Até agora, os céticos já devem ter descoberto um problema. Alguns fatores podem ajudar um país, tanto para se tornar mais democrático como para crescer mais rápido. Vejamos a transição da Coreia do Sul para a democracia em 1988. Nos cinco anos subsequentes o seu rendimento per capita cresceu a uma taxa média anual de 6%. Isso faz-nos ver a liberdade política como uma vantagem económica, mas não é tão simples. Nos anos que antecederam a transição, a frequência universitária cresceu rapidamente. Como o número de coreanos educados aumentou, o apelo pela democracia ficou mais alto. No entanto, uma melhor educação pode também levar a um mais forte crescimento económico sozinha. Isso faz com que seja difícil dizer se a democratização provoca o crescimento, ou o crescimento causa a democratização.

Para ajudar a resolver este problema, os autores precisam de uma variável limpa, que funcione a partir do sistema político para o resultado económico, e não ao contrário. A resposta reside no facto de que a democratização de um país também tende a torná-lo mais agradável para um país vizinho. A revolução da Tunísia em 2010 foi parcialmente responsável pela do Egito, por exemplo, que logo se seguiu. No entanto, e crucialmente, a política da Tunísia teve pouco efeito sobre a taxa de crescimento do Egito.
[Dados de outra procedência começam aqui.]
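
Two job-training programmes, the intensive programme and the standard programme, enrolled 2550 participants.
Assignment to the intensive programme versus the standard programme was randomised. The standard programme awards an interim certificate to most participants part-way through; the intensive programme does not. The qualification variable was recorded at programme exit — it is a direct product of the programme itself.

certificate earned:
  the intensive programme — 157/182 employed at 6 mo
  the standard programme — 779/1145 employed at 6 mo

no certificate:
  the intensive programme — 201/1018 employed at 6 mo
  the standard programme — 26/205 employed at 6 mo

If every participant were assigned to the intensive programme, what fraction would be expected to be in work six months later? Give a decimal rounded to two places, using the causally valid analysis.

0.30

The distribution of qualification attained during the programme is itself part of what the programme does — it is an intermediate outcome. Holding it fixed would remove that part of the effect; the total effect is the pooled difference.
So P(outcome | do(the intensive programme)) is just the pooled rate for the intensive programme: 358/1200 = 0.298.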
Isso, dizem os autores, significa que a democratização dos países nas proximidades pode ser usada como um proxy para a democratização do próprio país. Esta abordagem produz resultados semelhantes: as democracias fomentam o crescimento.

Nem toda a gente vai ficar convencida. Os historiadores vão protestar que a tentativa de comprimir a infinita variedade das políticas globais em algumas variáveis ​​é uma tarefa impossível. Afinal, cada democracia e autocracia opera de uma maneira diferente. Os defensores da democracia podem até nem ficar assim tão animados: poucos se atiram sobre a causa da autodeterminação, a fim de aumentar o PIB. Mas a liberdade e o crescimento fazem uma combinação bastante imbatível.